Know your information
When it concerns determining dangers, any information that compliance officers have access to has worth, Ann Marie Tarantino, primary compliance officer for Esquire Bank in Jericho, New York, stated throughout a session on threat evaluation at the American Bankers Association’s Regulatory Compliance Conference in June. The obstacle comes when there is excessive information that need to be sliced and diced to get significant input, or when there is a percentage of information, which might be extremely accurate however can lead down the incorrect course.
“So you have to make sure you really understand what it is you’re looking at,” she stated. “If you open accounts online, for instance, and you have a rate of acceptance and then you have a rate of abandonment, take a look at the rate of abandonment and take a look at why these applications are being abandoned. Is it because people can’t answer the questions? . . . We launched an online product where one of the questions that was asked—and for some reason it was asked frequently—was, ‘What’s the closest hospital to you?’ And a lot of people scratched their heads: ‘I don’t know what the closest hospital to me is.’”
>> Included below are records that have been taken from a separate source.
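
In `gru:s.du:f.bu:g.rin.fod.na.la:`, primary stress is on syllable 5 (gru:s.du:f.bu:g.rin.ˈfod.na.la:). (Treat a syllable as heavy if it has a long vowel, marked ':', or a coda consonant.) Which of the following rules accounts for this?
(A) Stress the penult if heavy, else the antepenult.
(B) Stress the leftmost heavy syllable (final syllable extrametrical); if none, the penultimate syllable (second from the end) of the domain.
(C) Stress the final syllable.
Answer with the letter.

A

Rule A → syllable 5 ✓.
Rule B → syllable 1 (observed: 5).
Rule C → syllable 7 (observed: 5).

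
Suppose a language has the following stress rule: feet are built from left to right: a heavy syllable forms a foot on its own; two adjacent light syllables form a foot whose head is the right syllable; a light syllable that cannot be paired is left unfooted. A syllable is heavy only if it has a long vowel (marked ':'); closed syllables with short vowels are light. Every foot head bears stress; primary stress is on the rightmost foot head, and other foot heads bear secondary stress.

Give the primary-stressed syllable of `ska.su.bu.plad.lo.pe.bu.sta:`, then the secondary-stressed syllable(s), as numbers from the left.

Weights: 1 ska L, 2 su L, 3 bu L, 4 plad L, 5 lo L, 6 pe L, 7 bu L, 8 sta: H.
Parse left to right (heavy = foot alone; LL = one foot; stranded L unfooted): (ska.ˈsu) (bu.ˈplad) (lo.ˈpe) bu (ˈsta:).
Foot heads: 2, 4, 6, 8.
Primary stress on the rightmost head = syllable 8.
Secondary stress on 2, 4, 6: ska.ˌsu.bu.ˌplad.lo.ˌpe.bu.ˈsta:.

primary 8, secondary 2, 4, 6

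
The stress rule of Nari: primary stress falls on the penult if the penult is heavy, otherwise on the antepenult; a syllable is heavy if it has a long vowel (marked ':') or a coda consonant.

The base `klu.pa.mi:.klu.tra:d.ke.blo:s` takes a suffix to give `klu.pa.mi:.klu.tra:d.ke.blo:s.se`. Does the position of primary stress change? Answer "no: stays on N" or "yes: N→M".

yes: 5→7

Base `klu.pa.mi:.klu.tra:d.ke.blo:s` (7 syllables):
  Weights: 5 tra:d H, 6 ke L, 7 blo:s H.
  The penult (syllable 6, ke) is light, so stress falls on the antepenult (syllable 5, tra:d).
  → primary stress on syllable 5.
Suffixed `klu.pa.mi:.klu.tra:d.ke.blo:s.se` (8 syllables):
  Weights: 6 ke L, 7 blo:s H, 8 se L.
  The penult (syllable 7, blo:s) is heavy, so it takes stress.
  → primary stress on syllable 7.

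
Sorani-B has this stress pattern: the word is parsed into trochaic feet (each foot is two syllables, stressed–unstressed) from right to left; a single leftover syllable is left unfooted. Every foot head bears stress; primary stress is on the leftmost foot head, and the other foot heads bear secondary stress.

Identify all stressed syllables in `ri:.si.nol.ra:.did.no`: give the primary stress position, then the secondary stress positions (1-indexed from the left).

Parse right to left into trochaic (ˈσσ) feet: (ˈri:.si) (ˈnol.ra:) (ˈdid.no).
Foot heads (stressed positions): 1, 3, 5.
End Rule Leftmost: primary stress on the leftmost head = syllable 1.
Secondary stress on 3, 5: ˈri:.si.ˌnol.ra:.ˌdid.no.

primary 1, secondary 3, 5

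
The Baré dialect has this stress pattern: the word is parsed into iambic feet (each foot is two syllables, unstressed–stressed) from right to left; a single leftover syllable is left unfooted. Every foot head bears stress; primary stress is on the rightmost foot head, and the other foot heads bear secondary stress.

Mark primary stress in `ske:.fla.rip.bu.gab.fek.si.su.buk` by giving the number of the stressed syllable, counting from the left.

9

Parse right to left into iambic (σˈσ) feet: ske: (fla.ˈrip) (bu.ˈgab) (fek.ˈsi) (su.ˈbuk). Syllable 1 is left unfooted.
Foot heads (stressed positions): 3, 5, 7, 9.
End Rule Rightmost: primary stress on the rightmost head = syllable 9.
Primary stress: syllable 9 → ske:.fla.rip.bu.gab.fek.si.su.ˈbuk.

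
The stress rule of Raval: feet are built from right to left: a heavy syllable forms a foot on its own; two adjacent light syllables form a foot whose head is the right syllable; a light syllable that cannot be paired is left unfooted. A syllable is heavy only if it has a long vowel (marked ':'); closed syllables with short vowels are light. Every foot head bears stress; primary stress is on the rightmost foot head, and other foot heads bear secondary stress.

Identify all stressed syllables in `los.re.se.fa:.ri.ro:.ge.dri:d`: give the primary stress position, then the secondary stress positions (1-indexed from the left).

primary 8, secondary 3, 4, 6

Weights: 1 los L, 2 re L, 3 se L, 4 fa: H, 5 ri L, 6 ro: H, 7 ge L, 8 dri:d H.
Parse right to left (heavy = foot alone; LL = one foot; stranded L unfooted): los (re.ˈse) (ˈfa:) ri (ˈro:) ge (ˈdri:d).
Foot heads: 3, 4, 6, 8.
Primary stress on the rightmost head = syllable 8.
Secondary stress on 3, 4, 6: los.re.ˌse.ˌfa:.ri.ˌro:.ge.ˈdri:d.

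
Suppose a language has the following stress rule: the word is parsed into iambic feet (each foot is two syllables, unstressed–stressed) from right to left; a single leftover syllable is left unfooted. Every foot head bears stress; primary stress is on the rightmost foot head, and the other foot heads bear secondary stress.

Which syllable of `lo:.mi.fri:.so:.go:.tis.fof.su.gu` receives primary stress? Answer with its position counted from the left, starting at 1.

Parse right to left into iambic (σˈσ) feet: lo: (mi.ˈfri:) (so:.ˈgo:) (tis.ˈfof) (su.ˈgu). Syllable 1 is left unfooted.
Foot heads (stressed positions): 3, 5, 7, 9.
End Rule Rightmost: primary stress on the rightmost head = syllable 9.
Primary stress: syllable 9 → lo:.mi.fri:.so:.go:.tis.fof.su.ˈgu.

9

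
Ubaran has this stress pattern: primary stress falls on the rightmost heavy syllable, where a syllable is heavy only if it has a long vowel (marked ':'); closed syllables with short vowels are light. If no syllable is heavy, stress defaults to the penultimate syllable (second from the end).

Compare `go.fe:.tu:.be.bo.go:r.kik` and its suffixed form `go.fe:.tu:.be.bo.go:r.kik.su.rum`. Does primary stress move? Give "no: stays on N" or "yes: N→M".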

Compliance officers must constantly be on the hunt for any possible spaces in your information. Complaint databases, for beginners, are a wealth of info about threat, Tarantino states. Complaint information “can be read one way or read another way depending on how you look at it, but it can point to systemic issues—miscalculation of interest, fees posting when they shouldn’t be posting, things like that,” she stated.
Ryan Rasske, SVP for threat and compliance markets at ABA, indicates other information sources that are in some cases ignored: info from the bank’s “change management process” that might determine modifications to existing product or services or present brand-new bank offerings; customer information to determine patterns in behavioral modifications, such as greater use of ATMs or digital items or trending scams losses in a particular item; staff member turnover/open positions in essential threat and compliance locations or core functional locations at the bank; or connections that happen since a boost in one kind of threat triggers a boost in another.
Still, information collection just gets you up until now. One of the very best sources for determining brand-new and emerging dangers is connecting with peers throughout the banking market, Rasske notes. “Establishing a strong network throughout your career (i.e., while attending local banking events, ABA schools and/or conferences) allows you to hear from others who might be experiencing a specific risk that you haven’t seen yet,” he states.
Rasske likewise suggests regularly evaluating publications from regulative companies that supply updates on brand-new or broadening dangers determined throughout the banking market. For example, the OCC releases a Semiannual Risk Perspective that keeps track of the condition of the federal banking system and emerging hazards to the system’s security and stability. “Most agencies such as the Fed and FinCEN publish trending reports and industry alerts which can be a good source for identifying potential new risks,” he states.